I was close to burning out two weeks ago. As someone who believes they are pretty resilient and can work pretty well on no sleep (I average 5-6 hours), the 5am starts and late-night finishes were beginning to take its toll. Nearly 6 months ago I said yes to a once and life time opportunity. It meant extensive international travel behind a campaign that I felt strongly about. It meant meeting advocates of this campaign who really were trying to change the world. I considered all the work I was already doing and wondered whether it was biting off more than I could chew. Surely somewhere down the line, something would start to take the slack. F*ck it, I thought, I’m young, now is the time as ever!

 

It is doable, I’m not disputing that, however as I started to wade into month 5, I began to feel that in both social and professional situations, whilst I was there, I wasn’t actually present. I would get on 14-hour flights, be in a place less than 20-hours, before jumping on a plane home.

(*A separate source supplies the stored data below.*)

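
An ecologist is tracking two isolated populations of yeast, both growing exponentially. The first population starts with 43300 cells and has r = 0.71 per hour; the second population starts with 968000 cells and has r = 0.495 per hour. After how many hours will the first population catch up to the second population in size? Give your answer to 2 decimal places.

Set 43300·e^(0.71t) = 968000·e^(0.495t).
e^((0.71 − 0.495)t) = 968000/43300 → e^(0.215·t) = 22.356.
0.215·t = ln(22.356) = 3.1071, so t = 3.1071/0.215 = 14.452.

14.45 hours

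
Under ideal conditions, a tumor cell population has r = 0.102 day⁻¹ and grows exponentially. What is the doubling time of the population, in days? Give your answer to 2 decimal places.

Doubling time t_d = ln(2)/r = 0.6931/0.102 = 6.7956.

6.80 days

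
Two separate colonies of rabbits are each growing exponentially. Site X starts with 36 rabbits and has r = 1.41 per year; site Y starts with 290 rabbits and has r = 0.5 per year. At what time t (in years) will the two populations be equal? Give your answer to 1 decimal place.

Set 36·e^(1.41t) = 290·e^(0.5t).
e^((1.41 − 0.5)t) = 290/36 → e^(0.91·t) = 8.0556.
0.91·t = ln(8.0556) = 2.0864, so t = 2.0864/0.91 = 2.2927.

2.3 years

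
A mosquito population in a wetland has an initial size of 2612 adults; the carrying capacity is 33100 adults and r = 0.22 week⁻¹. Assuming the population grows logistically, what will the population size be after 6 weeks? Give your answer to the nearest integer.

8038 adults

A = (K − N₀)/N₀ = (33100 − 2612)/2612 = 11.672.
N(t) = K/(1 + A·e^(−rt)) = 33100/(1 + 11.672×e^(−0.22×6)).
e^(−1.32) = 0.26714; denominator = 1 + 11.672×0.26714 = 4.1181.
N = 33100/4.1181 = 8037.73.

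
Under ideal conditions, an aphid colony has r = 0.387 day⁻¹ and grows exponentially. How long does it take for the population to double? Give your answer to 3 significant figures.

1.79 days

Doubling time t_d = ln(2)/r = 0.6931/0.387 = 1.7911.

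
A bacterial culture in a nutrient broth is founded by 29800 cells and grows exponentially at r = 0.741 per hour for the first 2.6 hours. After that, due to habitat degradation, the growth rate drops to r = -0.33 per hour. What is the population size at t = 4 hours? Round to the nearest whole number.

Phase 1: N(2.6) = 29800·e^(0.741×2.6) = 29800·e^1.927 = 204611.
Phase 2 runs for 4 − 2.6 = 1.4 hours at r = -0.33.
N(4) = 204611·e^(-0.33×1.4) = 204611·e^-0.462 = 128909.

128909 cells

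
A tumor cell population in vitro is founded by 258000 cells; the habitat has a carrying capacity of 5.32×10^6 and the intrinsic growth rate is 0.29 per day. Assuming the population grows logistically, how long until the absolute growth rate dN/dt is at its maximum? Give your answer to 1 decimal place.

Logistic growth is fastest at N = K/2 = 2.66×10^6.
A = (K − N₀)/N₀ = 19.62. Set K/(1 + A·e^(−rt)) = K/2 → A·e^(−rt) = 1.
e^(−0.29t) = 1/19.62 = 0.050968, so t = ln(19.62)/0.29 = 2.9766/0.29 = 10.264.

10.3 days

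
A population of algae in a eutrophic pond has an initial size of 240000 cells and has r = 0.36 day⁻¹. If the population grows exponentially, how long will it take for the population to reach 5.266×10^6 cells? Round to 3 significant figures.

8.58 days

Set N₀·e^(rt) = 5.266×10^6: e^(0.36·t) = 5.266×10^6/240000 = 21.942.
0.36·t = ln(21.942) = 3.0884, so t = 3.0884/0.36 = 8.5789.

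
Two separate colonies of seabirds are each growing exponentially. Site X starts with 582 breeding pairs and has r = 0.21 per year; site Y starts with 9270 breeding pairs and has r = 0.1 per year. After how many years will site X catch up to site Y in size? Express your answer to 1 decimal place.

Set 582·e^(0.21t) = 9270·e^(0.1t).
e^((0.21 − 0.1)t) = 9270/582 → e^(0.11·t) = 15.928.
0.11·t = ln(15.928) = 2.7681, so t = 2.7681/0.11 = 25.164.

25.2 years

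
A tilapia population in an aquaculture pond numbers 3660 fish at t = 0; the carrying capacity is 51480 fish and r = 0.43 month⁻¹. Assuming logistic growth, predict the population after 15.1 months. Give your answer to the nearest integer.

50481 fish

A = (K − N₀)/N₀ = (51480 − 3660)/3660 = 13.066.
N(t) = K/(1 + A·e^(−rt)) = 51480/(1 + 13.066×e^(−0.43×15.1)).
e^(−6.493) = 0.001514; denominator = 1 + 13.066×0.001514 = 1.0198.
N = 51480/1.0198 = 50481.4.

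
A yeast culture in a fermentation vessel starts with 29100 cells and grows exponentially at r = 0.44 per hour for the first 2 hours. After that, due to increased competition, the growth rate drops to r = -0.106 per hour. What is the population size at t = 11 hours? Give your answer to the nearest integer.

Phase 1: N(2) = 29100·e^(0.44×2) = 29100·e^0.88 = 70157.2.
Phase 2 runs for 11 − 2 = 9 hours at r = -0.106.
N(11) = 70157.2·e^(-0.106×9) = 70157.2·e^-0.954 = 27024.3.

27024 cells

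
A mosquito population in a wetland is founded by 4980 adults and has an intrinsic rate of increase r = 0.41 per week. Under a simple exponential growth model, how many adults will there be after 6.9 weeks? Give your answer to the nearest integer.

84304 adults

N(t) = N₀·e^(rt) = 4980 × e^(0.41×6.9) = 4980 × e^2.829.
e^2.829 ≈ 16.929, so N ≈ 4980 × 16.929 = 84304.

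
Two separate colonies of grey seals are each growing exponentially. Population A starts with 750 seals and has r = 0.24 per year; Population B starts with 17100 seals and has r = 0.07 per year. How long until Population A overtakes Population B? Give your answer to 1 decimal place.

Set 750·e^(0.24t) = 17100·e^(0.07t).
e^((0.24 − 0.07)t) = 17100/750 → e^(0.17·t) = 22.8.
0.17·t = ln(22.8) = 3.1268, so t = 3.1268/0.17 = 18.393.

18.4 years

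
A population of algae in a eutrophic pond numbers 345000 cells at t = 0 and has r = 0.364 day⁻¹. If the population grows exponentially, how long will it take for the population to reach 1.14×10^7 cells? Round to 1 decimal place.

Set N₀·e^(rt) = 1.14×10^7: e^(0.364·t) = 1.14×10^7/345000 = 33.043.
0.364·t = ln(33.043) = 3.4978, so t = 3.4978/0.364 = 9.6094.

9.6 days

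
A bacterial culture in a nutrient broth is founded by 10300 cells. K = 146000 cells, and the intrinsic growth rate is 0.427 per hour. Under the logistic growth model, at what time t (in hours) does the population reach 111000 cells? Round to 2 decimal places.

8.74 hours

A = (K − N₀)/N₀ = (146000 − 10300)/10300 = 13.175.
Solve 146000/(1 + 13.175·e^(−0.427t)) = 111000: 1 + 13.175·e^(−0.427t) = 1.3153, so e^(−0.427t) = 0.0239333.
−0.427·t = ln(0.0239333) = -3.7325, so t = 3.7325/0.427 = 8.7412.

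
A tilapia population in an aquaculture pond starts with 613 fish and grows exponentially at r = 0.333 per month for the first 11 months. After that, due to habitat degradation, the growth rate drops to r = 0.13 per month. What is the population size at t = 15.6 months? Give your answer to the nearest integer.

43450 fish

Phase 1: N(11) = 613·e^(0.333×11) = 613·e^3.663 = 23893.6.
Phase 2 runs for 15.6 − 11 = 4.6 months at r = 0.13.
N(15.6) = 23893.6·e^(0.13×4.6) = 23893.6·e^0.598 = 43449.9.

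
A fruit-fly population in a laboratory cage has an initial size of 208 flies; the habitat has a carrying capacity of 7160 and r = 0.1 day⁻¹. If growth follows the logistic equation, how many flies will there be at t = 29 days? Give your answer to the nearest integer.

A = (K − N₀)/N₀ = (7160 − 208)/208 = 33.423.
N(t) = K/(1 + A·e^(−rt)) = 7160/(1 + 33.423×e^(−0.1×29)).
e^(−2.9) = 0.055023; denominator = 1 + 33.423×0.055023 = 2.839.
N = 7160/2.839 = 2521.97.

2522 flies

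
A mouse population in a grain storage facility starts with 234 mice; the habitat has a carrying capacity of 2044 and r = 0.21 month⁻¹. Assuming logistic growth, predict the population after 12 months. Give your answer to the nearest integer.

A = (K − N₀)/N₀ = (2044 − 234)/234 = 7.735.
N(t) = K/(1 + A·e^(−rt)) = 2044/(1 + 7.735×e^(−0.21×12)).
e^(−2.52) = 0.08046; denominator = 1 + 7.735×0.08046 = 1.6224.
N = 2044/1.6224 = 1259.89.

1260 mice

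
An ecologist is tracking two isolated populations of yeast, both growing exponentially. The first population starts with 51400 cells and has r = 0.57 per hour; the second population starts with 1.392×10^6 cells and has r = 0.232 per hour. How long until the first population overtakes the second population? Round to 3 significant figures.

Set 51400·e^(0.57t) = 1.392×10^6·e^(0.232t).
e^((0.57 − 0.232)t) = 1.392×10^6/51400 → e^(0.338·t) = 27.082.
0.338·t = ln(27.082) = 3.2989, so t = 3.2989/0.338 = 9.7599.

9.76 hours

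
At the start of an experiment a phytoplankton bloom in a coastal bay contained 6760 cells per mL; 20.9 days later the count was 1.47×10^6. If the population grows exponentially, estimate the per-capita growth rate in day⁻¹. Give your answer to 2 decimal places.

From N(t) = N₀·e^(rt): e^(r·20.9) = 1.47×10^6/6760 = 217.46.
r·20.9 = ln(217.46) = 5.382, so r = 5.382/20.9 = 0.25751.

0.26 per day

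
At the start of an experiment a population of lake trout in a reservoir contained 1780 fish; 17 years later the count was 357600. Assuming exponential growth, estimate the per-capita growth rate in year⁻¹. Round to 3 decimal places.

0.312 per year

From N(t) = N₀·e^(rt): e^(r·17) = 357600/1780 = 200.9.
r·17 = ln(200.9) = 5.3028, so r = 5.3028/17 = 0.31193.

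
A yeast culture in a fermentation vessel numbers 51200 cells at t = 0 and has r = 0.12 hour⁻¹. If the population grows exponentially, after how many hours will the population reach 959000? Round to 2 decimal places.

24.42 hours

Set N₀·e^(rt) = 959000: e^(0.12·t) = 959000/51200 = 18.73.
0.12·t = ln(18.73) = 2.9302, so t = 2.9302/0.12 = 24.418.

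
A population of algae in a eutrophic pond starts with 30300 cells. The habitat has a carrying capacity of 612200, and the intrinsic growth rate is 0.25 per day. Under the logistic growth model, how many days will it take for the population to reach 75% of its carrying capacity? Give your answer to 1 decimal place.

A = (K − N₀)/N₀ = (612200 − 30300)/30300 = 19.205.
Solve 612200/(1 + 19.205·e^(−0.25t)) = 459150: 1 + 19.205·e^(−0.25t) = 1.3333, so e^(−0.25t) = 0.0173569.
−0.25·t = ln(0.0173569) = -4.0538, so t = 4.0538/0.25 = 16.215.

16.2 days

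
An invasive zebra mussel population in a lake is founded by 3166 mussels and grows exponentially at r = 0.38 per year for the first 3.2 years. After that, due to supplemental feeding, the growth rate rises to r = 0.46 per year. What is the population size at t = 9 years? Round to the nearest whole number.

153926 mussels

Phase 1: N(3.2) = 3166·e^(0.38×3.2) = 3166·e^1.216 = 10681.
Phase 2 runs for 9 − 3.2 = 5.8 years at r = 0.46.
N(9) = 10681·e^(0.46×5.8) = 10681·e^2.668 = 153926.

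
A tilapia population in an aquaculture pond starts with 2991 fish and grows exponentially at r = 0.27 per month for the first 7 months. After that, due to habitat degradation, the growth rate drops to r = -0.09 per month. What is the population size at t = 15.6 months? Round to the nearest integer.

9130 fish

Phase 1: N(7) = 2991·e^(0.27×7) = 2991·e^1.89 = 19798.5.
Phase 2 runs for 15.6 − 7 = 8.6 months at r = -0.09.
N(15.6) = 19798.5·e^(-0.09×8.6) = 19798.5·e^-0.774 = 9130.38.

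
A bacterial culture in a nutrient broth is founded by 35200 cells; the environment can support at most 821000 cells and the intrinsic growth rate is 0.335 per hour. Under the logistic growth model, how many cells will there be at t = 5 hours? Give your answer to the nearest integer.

A = (K − N₀)/N₀ = (821000 − 35200)/35200 = 22.324.
N(t) = K/(1 + A·e^(−rt)) = 821000/(1 + 22.324×e^(−0.335×5)).
e^(−1.675) = 0.18731; denominator = 1 + 22.324×0.18731 = 5.1814.
N = 821000/5.1814 = 158450.

158450 cells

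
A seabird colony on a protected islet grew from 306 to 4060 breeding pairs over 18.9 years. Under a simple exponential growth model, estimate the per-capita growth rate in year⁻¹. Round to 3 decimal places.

From N(t) = N₀·e^(rt): e^(r·18.9) = 4060/306 = 13.268.
r·18.9 = ln(13.268) = 2.5854, so r = 2.5854/18.9 = 0.13679.

0.137 per year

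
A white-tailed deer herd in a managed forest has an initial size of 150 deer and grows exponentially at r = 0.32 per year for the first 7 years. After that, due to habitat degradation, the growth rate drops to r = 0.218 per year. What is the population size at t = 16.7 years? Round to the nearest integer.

Phase 1: N(7) = 150·e^(0.32×7) = 150·e^2.24 = 1409.
Phase 2 runs for 16.7 − 7 = 9.7 years at r = 0.218.
N(16.7) = 1409·e^(0.218×9.7) = 1409·e^2.115 = 11675.4.

11675 deer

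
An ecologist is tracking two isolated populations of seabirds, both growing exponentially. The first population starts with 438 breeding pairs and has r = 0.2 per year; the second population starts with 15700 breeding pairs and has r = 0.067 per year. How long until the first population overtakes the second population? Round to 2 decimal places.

Set 438·e^(0.2t) = 15700·e^(0.067t).
e^((0.2 − 0.067)t) = 15700/438 → e^(0.133·t) = 35.845.
0.133·t = ln(35.845) = 3.5792, so t = 3.5792/0.133 = 26.911.

26.91 years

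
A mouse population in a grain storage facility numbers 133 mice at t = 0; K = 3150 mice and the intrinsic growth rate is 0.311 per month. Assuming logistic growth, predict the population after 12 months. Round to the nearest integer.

A = (K − N₀)/N₀ = (3150 − 133)/133 = 22.684.
N(t) = K/(1 + A·e^(−rt)) = 3150/(1 + 22.684×e^(−0.311×12)).
e^(−3.732) = 0.023945; denominator = 1 + 22.684×0.023945 = 1.5432.
N = 3150/1.5432 = 2041.25.

2041 mice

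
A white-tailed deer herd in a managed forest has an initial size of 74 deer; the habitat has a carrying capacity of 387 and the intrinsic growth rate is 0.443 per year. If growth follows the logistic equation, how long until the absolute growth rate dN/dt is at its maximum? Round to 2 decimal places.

Logistic growth is fastest at N = K/2 = 193.5.
A = (K − N₀)/N₀ = 4.2297. Set K/(1 + A·e^(−rt)) = K/2 → A·e^(−rt) = 1.
e^(−0.443t) = 1/4.2297 = 0.236422, so t = ln(4.2297)/0.443 = 1.4421/0.443 = 3.2554.

3.26 years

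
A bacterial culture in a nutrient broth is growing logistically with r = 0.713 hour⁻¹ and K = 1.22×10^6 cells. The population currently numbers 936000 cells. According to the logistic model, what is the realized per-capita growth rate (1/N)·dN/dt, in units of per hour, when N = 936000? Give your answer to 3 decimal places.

(1/N)·dN/dt = r(1 − N/K) = 0.713 × (1 − 936000/1.22×10^6).
= 0.713 × 0.23279 = 0.16598.

0.166 per hour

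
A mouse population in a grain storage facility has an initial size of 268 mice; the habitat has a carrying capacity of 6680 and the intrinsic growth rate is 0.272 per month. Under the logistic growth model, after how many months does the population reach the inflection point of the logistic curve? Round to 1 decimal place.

Logistic growth is fastest at N = K/2 = 3340.
A = (K − N₀)/N₀ = 23.925. Set K/(1 + A·e^(−rt)) = K/2 → A·e^(−rt) = 1.
e^(−0.272t) = 1/23.925 = 0.0417966, so t = ln(23.925)/0.272 = 3.1749/0.272 = 11.673.

11.7 months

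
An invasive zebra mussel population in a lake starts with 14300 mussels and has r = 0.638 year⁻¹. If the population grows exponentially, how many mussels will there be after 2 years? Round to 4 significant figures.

51230 mussels

N(t) = N₀·e^(rt) = 14300 × e^(0.638×2) = 14300 × e^1.276.
e^1.276 ≈ 3.5823, so N ≈ 14300 × 3.5823 = 51226.6.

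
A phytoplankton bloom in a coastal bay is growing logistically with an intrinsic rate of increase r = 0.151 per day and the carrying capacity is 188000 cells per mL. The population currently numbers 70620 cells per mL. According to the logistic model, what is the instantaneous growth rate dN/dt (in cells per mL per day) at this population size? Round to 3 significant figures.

6660 cells per mL per day

dN/dt = rN(1 − N/K) = 0.151 × 70620 × (1 − 70620/188000).
1 − 70620/188000 = 0.62436; dN/dt = 0.151 × 70620 × 0.62436 = 6658.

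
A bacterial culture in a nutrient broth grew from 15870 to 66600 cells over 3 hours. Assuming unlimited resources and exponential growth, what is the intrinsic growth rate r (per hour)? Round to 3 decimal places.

0.478 per hour

From N(t) = N₀·e^(rt): e^(r·3) = 66600/15870 = 4.1966.
r·3 = ln(4.1966) = 1.4343, so r = 1.4343/3 = 0.47809.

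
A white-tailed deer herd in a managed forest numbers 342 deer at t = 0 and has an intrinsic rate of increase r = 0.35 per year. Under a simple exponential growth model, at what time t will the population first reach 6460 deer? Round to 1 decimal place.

8.4 years

Set N₀·e^(rt) = 6460: e^(0.35·t) = 6460/342 = 18.889.
0.35·t = ln(18.889) = 2.9386, so t = 2.9386/0.35 = 8.3959.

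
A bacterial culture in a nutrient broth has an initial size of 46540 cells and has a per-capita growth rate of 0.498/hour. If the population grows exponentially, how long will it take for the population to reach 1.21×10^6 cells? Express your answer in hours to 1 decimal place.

6.5 hours

Set N₀·e^(rt) = 1.21×10^6: e^(0.498·t) = 1.21×10^6/46540 = 25.999.
0.498·t = ln(25.999) = 3.2581, so t = 3.2581/0.498 = 6.5423.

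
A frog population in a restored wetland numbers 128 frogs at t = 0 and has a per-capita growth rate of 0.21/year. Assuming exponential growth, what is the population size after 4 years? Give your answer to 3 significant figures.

N(t) = N₀·e^(rt) = 128 × e^(0.21×4) = 128 × e^0.84.
e^0.84 ≈ 2.3164, so N ≈ 128 × 2.3164 = 296.495.

296 frogs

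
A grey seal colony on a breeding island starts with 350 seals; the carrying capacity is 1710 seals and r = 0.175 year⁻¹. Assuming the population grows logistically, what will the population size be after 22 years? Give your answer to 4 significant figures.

A = (K − N₀)/N₀ = (1710 − 350)/350 = 3.8857.
N(t) = K/(1 + A·e^(−rt)) = 1710/(1 + 3.8857×e^(−0.175×22)).
e^(−3.85) = 0.02128; denominator = 1 + 3.8857×0.02128 = 1.0827.
N = 1710/1.0827 = 1579.4.

1579 seals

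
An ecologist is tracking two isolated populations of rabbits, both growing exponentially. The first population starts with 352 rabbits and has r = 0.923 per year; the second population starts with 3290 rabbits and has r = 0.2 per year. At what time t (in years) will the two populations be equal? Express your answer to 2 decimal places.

Set 352·e^(0.923t) = 3290·e^(0.2t).
e^((0.923 − 0.2)t) = 3290/352 → e^(0.723·t) = 9.3466.
0.723·t = ln(9.3466) = 2.235, so t = 2.235/0.723 = 3.0913.

3.09 years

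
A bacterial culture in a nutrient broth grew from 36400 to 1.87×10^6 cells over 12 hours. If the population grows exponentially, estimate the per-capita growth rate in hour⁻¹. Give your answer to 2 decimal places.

0.33 per hour

From N(t) = N₀·e^(rt): e^(r·12) = 1.87×10^6/36400 = 51.374.
r·12 = ln(51.374) = 3.9391, so r = 3.9391/12 = 0.32826.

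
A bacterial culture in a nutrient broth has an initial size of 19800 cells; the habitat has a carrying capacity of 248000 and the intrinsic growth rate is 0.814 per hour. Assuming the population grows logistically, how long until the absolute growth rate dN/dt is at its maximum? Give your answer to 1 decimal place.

3.0 hours

Logistic growth is fastest at N = K/2 = 124000.
A = (K − N₀)/N₀ = 11.525. Set K/(1 + A·e^(−rt)) = K/2 → A·e^(−rt) = 1.
e^(−0.814t) = 1/11.525 = 0.086766, so t = ln(11.525)/0.814 = 2.4445/0.814 = 3.0031.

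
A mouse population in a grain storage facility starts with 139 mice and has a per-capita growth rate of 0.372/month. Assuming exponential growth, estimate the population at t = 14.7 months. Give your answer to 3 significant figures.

33000 mice

N(t) = N₀·e^(rt) = 139 × e^(0.372×14.7) = 139 × e^5.468.
e^5.468 ≈ 237.08, so N ≈ 139 × 237.08 = 32954.2.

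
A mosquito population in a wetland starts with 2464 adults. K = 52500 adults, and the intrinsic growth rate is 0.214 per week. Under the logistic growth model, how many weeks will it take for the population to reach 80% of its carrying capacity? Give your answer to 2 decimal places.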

It was mentally and physically draining. I was juggling 4 different projects that all meant enough to me that I wasn’t willing to drop any of them. Whilst I found what I did very interesting, it would pain me when someone asked me what I was doing, as I was sapped of any energy to sound remotely excited about any of them.

 

I was in a black hole that I felt I was getting more and more engulfed into and I was in dire need of a break. It had been over a year since I had taken a holiday- everything I had done up until this point had been back-to-back. Before the 6-month contract, I used my weekends wisely, whereas now I was throwing caution to the wind and was using them to forget the week I had just had. As you can imagine, the Monday morning commute was particularly savage.

 

As anyone will know who juggles a lot of projects all at once, your emails are an especially never-ending vortex of questions that need answering to. No email chain is ever finished- ever.

 

So, I took it upon myself to book ten days off. Whilst still loosely connected to my emails, I have very much been mentally offline. I have taken my time off seriously and allowed myself to ‘holiday’ without any guilt. It’s easy to get angst that everything will fall apart if we allow ourselves the simple pleasures of some much-needed time away, but it really won’t. If anything, it will do wonders for your sense of being. Being away has reignited the creative spark in me that was dying out at rapid speed and has also got me excited about all the things I want to achieve on my return.

 

It’s ok to admit the tank is out of gas or that you need some time-out to gain back some perspective that has been lost under the mountains of work. It’s important not to push yourself to complete breaking point, that will end up needing longer than a ten-day break to sort out. We are all human after all and not these super-humans that various social media platforms think we should all aspire to be. If you’re feeling at the point of burning out, do the thing that you know that is right for you and not necessarily right for everyone else.